When it comes to investing, people like the idea of investing in mortgages because their money is going up against something with collateral which usually feels like a safe bet. Mortgages are definitely a lucrative area to invest. So, what are the options for investors when it comes to choosing a fixed-income product?


Home Buyers Plan

If you have a registered retirement savings plan or RRSP and you are a first time home buyer, you can actually take your first step as a mortgage lender by lending money to yourself from your savings. As a first time home buyer, you are eligible to borrow $25,000 from your RRSP's. The way it works is that you begin to repay your loan in year 2, and you have 15 years to complete the full repayment. 

You should be aware that with this particular plan you are waving tax-deferred growth on the capital you borrowed, however if it is the only way that you're able to purchase a home, this plan is usually worth the expense. 

With a large variety of mutual funds in Canada, 10,000 to be precise, it isn't shocking that many people invest in residential, industrial and commercial mortgages as well as mortgage-backed securities. All of these are considered Canadian fixed-income, short-term funds and should be thought of as mortgages. 

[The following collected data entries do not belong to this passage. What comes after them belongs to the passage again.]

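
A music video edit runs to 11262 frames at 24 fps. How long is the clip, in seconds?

469.25 seconds

Running time = 11262 / (24) = 469.25 s.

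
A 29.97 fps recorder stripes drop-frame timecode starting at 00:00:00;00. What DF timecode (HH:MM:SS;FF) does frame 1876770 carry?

Each 10-minute DF block holds 10 × 60 × 30 − 9 × 2 = 17982 frames. 1876770 ÷ 17982 → 104 full blocks, remainder 6642.
Within the partial block the first minute is 1800 frames and each further minute 1798, so 3 further minute boundaries passed. Total skipped labels = 18 × 104 + 2 × 3 = 1878.
Non-drop label index = 1876770 + 1878 = 1878648; at 30 labels/s that is 17:23:41:18, i.e. DF 17:23:41;18.

17:23:41;18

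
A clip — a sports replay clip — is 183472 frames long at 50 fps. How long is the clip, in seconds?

3669.44 seconds

Running time = 183472 / (50) = 3669.44 s.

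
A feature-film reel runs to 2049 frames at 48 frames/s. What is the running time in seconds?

Running time = 2049 / (48) = 42.6875 s.

42.6875 seconds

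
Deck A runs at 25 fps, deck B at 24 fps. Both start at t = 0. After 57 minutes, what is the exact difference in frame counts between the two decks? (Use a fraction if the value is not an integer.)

57 min = 3420 s.
A emits 25 × 3420 = 85500 frames; B emits 24 × 3420 = 82080.
Difference = 3420 frames; B is behind A.

3420 frames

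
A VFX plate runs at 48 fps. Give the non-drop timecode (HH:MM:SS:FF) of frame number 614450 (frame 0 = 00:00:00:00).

614450 ÷ 48 = 12801 full seconds, remainder 2 frames.
12801 s = 3 h 33 min 21 s.
Timecode: 03:33:21:02.

03:33:21:02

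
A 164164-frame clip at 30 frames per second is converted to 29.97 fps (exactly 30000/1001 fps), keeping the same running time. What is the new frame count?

164000 frames

Target frames = source frames × (target rate / source rate) = 164164 × (30000/1001)/(30) = 164164 × 1000/1001 = 164000.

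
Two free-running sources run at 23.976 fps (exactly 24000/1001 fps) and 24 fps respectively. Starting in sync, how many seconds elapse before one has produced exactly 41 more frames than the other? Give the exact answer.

The gap grows by |24 − 24000/1001| = 24/1001 frames per second.
Time for a 41-frame gap: 41 ÷ (24/1001) = 41041/24 s.

41041/24 seconds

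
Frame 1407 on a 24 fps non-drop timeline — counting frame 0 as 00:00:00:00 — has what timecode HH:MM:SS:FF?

00:00:58:15

1407 ÷ 24 = 58 full seconds, remainder 15 frames.
58 s = 0 h 0 min 58 s.
Timecode: 00:00:58:15.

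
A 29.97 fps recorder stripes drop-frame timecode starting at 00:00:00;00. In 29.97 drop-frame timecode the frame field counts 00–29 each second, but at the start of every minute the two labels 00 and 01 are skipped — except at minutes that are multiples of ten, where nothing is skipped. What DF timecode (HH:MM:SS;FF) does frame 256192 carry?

Ten DF minutes hold 17982 frames, so frame 256192 lies in block 14 (frames 251748–269729) with 4444 frames into that block.
The block's first minute is 1800 frames and the rest 1798 each; 4444 frames reaches minute 2, so 14 × 18 + 2 × 2 = 256 labels have been skipped so far.
Adding those back, label number 256192 + 256 = 256448 at 30 labels/s is 8548 s + 8 f = 2 h 22 min 28 s frame 8, i.e. 02:22:28;08.

02:22:28;08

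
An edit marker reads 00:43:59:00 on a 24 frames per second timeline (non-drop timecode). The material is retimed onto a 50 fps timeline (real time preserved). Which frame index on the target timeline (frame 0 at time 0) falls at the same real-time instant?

frame 131950

Source frame index: (0×3600 + 43×60 + 59) × 24 + 0 = 63336.
Real time: 63336 / (24) = 2639 s.
Target frame: (2639) × (50) = 131950.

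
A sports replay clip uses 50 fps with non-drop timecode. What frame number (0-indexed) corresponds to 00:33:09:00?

frame 99450

Total seconds to the label: (0 × 3600 + 33 × 60 + 9) = 1989.
Frame index = 1989 × 50 + 0 = 99450.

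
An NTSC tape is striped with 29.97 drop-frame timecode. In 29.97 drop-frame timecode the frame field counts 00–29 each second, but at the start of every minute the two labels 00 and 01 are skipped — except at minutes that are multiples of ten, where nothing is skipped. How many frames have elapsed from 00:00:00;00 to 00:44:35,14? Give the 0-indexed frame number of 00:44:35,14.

Complete 10-minute blocks: 4, each 17982 frames → 71928.
Remaining 4 whole minutes in the current block: 1800 + 3 × 1798 = 7194 frames.
Within the current minute: 35 × 30 + 14 − 2 = 1062 (labels ;00/;01 skipped at this minute). Total = 71928 + 7194 + 1062 = 80184.

80184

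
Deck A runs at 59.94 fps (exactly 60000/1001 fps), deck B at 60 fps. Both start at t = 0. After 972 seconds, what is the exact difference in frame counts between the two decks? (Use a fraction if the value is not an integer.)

A emits 60000/1001 × 972 = 58320000/1001 frames; B emits 60 × 972 = 58320.
Difference = 58320/1001 frames (≈ 58.2617); B is ahead of A.

58320/1001 frames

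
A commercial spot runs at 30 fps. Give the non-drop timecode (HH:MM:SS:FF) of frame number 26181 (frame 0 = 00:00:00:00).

00:14:32:21

26181 ÷ 30 = 872 full seconds, remainder 21 frames.
872 s = 0 h 14 min 32 s.
Timecode: 00:14:32:21.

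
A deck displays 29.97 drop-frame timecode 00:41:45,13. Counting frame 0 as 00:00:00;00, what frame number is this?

Complete 10-minute blocks: 4, each 17982 frames → 71928.
Remaining 1 whole minute in the current block: 1800 + 0 × 1798 = 1800 frames.
Within the current minute: 45 × 30 + 13 − 2 = 1361 (labels ;00/;01 skipped at this minute). Total = 71928 + 1800 + 1361 = 75089.

75089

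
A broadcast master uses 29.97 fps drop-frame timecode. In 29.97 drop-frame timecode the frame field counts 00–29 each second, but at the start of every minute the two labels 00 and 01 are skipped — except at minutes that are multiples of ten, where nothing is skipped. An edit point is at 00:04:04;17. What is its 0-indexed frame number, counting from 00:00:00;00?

As if non-drop at 30 labels/s: (0 × 3600 + 4 × 60 + 4) × 30 + 17 = 7337.
Minute boundaries passed: 4; those not divisible by 10: 4 − 0 = 4; dropped labels = 2 × 4 = 8.
Actual frame index = 7337 − 8 = 7329.

7329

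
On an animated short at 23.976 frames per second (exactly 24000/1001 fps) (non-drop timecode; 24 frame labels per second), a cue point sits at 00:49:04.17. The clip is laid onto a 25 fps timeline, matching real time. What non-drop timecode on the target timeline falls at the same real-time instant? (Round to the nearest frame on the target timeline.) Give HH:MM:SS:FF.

00:49:07:16

Source frame index: (0×3600 + 49×60 + 4) × 24 + 17 = 70673.
Real time: 70673 / (24000/1001) = 70743673/24000 s.
Target frame: (70743673/24000) × (25) = 70743673/960 ≈ 73691.326 → 73691.
At 25 labels/s: frame 73691 → 00:49:07:16.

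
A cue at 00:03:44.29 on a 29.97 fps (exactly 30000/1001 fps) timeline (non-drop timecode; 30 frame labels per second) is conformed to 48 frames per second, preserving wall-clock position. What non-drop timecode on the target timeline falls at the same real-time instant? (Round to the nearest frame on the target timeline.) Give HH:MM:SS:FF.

00:03:45:09

Source frame index: (0×3600 + 3×60 + 44) × 30 + 29 = 6749.
Real time: 6749 / (30000/1001) = 6755749/30000 s.
Target frame: (6755749/30000) × (48) = 6755749/625 ≈ 10809.198 → 10809.
At 48 labels/s: frame 10809 → 00:03:45:09.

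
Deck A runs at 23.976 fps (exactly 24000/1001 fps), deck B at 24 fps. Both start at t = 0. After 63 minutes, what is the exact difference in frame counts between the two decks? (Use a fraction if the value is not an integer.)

12960/143 frames

63 min = 3780 s.
A emits 24000/1001 × 3780 = 12960000/143 frames; B emits 24 × 3780 = 90720.
Difference = 12960/143 frames (≈ 90.6294); B is ahead of A.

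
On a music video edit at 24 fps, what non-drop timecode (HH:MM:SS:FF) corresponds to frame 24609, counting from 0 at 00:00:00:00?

00:17:05:09

24609 ÷ 24 = 1025 full seconds, remainder 9 frames.
1025 s = 0 h 17 min 5 s.
Timecode: 00:17:05:09.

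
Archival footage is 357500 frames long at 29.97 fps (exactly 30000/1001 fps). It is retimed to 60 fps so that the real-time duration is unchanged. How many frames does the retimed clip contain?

715715 frames

Target frames = source frames × (target rate / source rate) = 357500 × (60)/(30000/1001) = 357500 × 1001/500 = 715715.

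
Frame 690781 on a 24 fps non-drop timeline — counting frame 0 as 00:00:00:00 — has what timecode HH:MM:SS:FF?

690781 ÷ 24 = 28782 full seconds, remainder 13 frames.
28782 s = 7 h 59 min 42 s.
Timecode: 07:59:42:13.

07:59:42:13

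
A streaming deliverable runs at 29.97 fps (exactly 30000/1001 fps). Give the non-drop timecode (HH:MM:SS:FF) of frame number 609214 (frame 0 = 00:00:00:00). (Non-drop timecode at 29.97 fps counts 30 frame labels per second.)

05:38:27:04

609214 ÷ 30 = 20307 full seconds, remainder 4 frames.
20307 s = 5 h 38 min 27 s.
Timecode: 05:38:27:04.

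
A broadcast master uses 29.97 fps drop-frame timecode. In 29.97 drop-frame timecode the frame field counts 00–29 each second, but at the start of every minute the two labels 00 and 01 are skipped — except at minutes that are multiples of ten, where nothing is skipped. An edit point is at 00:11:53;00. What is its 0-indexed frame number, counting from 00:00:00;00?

As if non-drop at 30 labels/s: (0 × 3600 + 11 × 60 + 53) × 30 + 0 = 21390.
Minute boundaries passed: 11; those not divisible by 10: 11 − 1 = 10; dropped labels = 2 × 10 = 20.
Actual frame index = 21390 − 20 = 21370.

21370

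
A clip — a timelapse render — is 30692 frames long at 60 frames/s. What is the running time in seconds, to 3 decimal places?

Running time = 30692 × 1/60 = 7673/15 s ≈ 511.533 s.

511.533 seconds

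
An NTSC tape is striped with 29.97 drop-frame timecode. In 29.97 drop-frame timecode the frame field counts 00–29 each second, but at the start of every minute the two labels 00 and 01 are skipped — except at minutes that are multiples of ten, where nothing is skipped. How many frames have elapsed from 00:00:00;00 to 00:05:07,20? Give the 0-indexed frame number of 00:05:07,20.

As if non-drop at 30 labels/s: (0 × 3600 + 5 × 60 + 7) × 30 + 20 = 9230.
Minute boundaries passed: 5; those not divisible by 10: 5 − 0 = 5; dropped labels = 2 × 5 = 10.
Actual frame index = 9230 − 10 = 9220.

9220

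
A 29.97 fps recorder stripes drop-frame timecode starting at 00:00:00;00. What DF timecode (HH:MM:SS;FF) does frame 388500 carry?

03:36:03;00

Ten DF minutes hold 17982 frames, so frame 388500 lies in block 21 (frames 377622–395603) with 10878 frames into that block.
The block's first minute is 1800 frames and the rest 1798 each; 10878 frames reaches minute 6, so 21 × 18 + 6 × 2 = 390 labels have been skipped so far.
Adding those back, label number 388500 + 390 = 388890 at 30 labels/s is 12963 s + 0 f = 3 h 36 min 3 s frame 0, i.e. 03:36:03;00.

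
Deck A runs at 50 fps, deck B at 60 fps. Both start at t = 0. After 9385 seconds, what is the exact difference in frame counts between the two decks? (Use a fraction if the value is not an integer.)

93850 frames

A emits 50 × 9385 = 469250 frames; B emits 60 × 9385 = 563100.
Difference = 93850 frames; B is ahead of A.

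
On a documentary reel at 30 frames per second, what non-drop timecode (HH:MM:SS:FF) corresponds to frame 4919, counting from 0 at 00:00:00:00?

00:02:43:29

4919 ÷ 30 = 163 full seconds, remainder 29 frames.
163 s = 0 h 2 min 43 s.
Timecode: 00:02:43:29.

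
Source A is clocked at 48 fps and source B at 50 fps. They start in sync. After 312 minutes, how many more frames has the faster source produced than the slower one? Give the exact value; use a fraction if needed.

37440 frames

312 min = 18720 s.
A emits 48 × 18720 = 898560 frames; B emits 50 × 18720 = 936000.
Difference = 37440 frames; B is ahead of A.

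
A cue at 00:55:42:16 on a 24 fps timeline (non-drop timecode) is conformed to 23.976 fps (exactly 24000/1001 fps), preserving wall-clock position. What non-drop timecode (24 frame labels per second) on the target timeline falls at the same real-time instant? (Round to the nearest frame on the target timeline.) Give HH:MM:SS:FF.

Source frame index: (0×3600 + 55×60 + 42) × 24 + 16 = 80224.
Real time: 80224 / (24) = 10028/3 s.
Target frame: (10028/3) × (24000/1001) = 80224000/1001 ≈ 80143.856 → 80144.
At 24 labels/s: frame 80144 → 00:55:39:08.

00:55:39:08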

It's important to do your homework on the mortgage fund of your choice before digging in and investing. It will make a big difference if you know and understand the quality of the mortgages. Something to make sure to look for is a low management fee. Since mortgage funds are taxed as income and are better for RRSP or TFSA, a low management fee can become a relevant success factor. 


TSX-listed Companys

If you aren't inclined to invest in mortgages directly you may be interested in choosing a TSX-listed company within the mortgage industry. These companies cater to people who may not meet central bank regulations. A large amount of their business is comprised of mortgages for what some would call "higher risk" clients.


Mortgage investment corporations

Mortgage investment corporations (MICs) let people buy into a pool of different types of mortgages and are made under the Income Tax Act. This type of investment pays the entirety of it's net income in dividends to shareholders. Those dividends are taxed as interest income.


Somthing to keep in mind

Mortgage investments provide a constant cashflow. Also the cost of mutual funds and trusts can ebb and flow, so initial investments tend to vary. One thing that does hold true however is that carefully selecting your preferred type of mortgage investment will always hold a place in many people's portfolios due to the level of security they provide.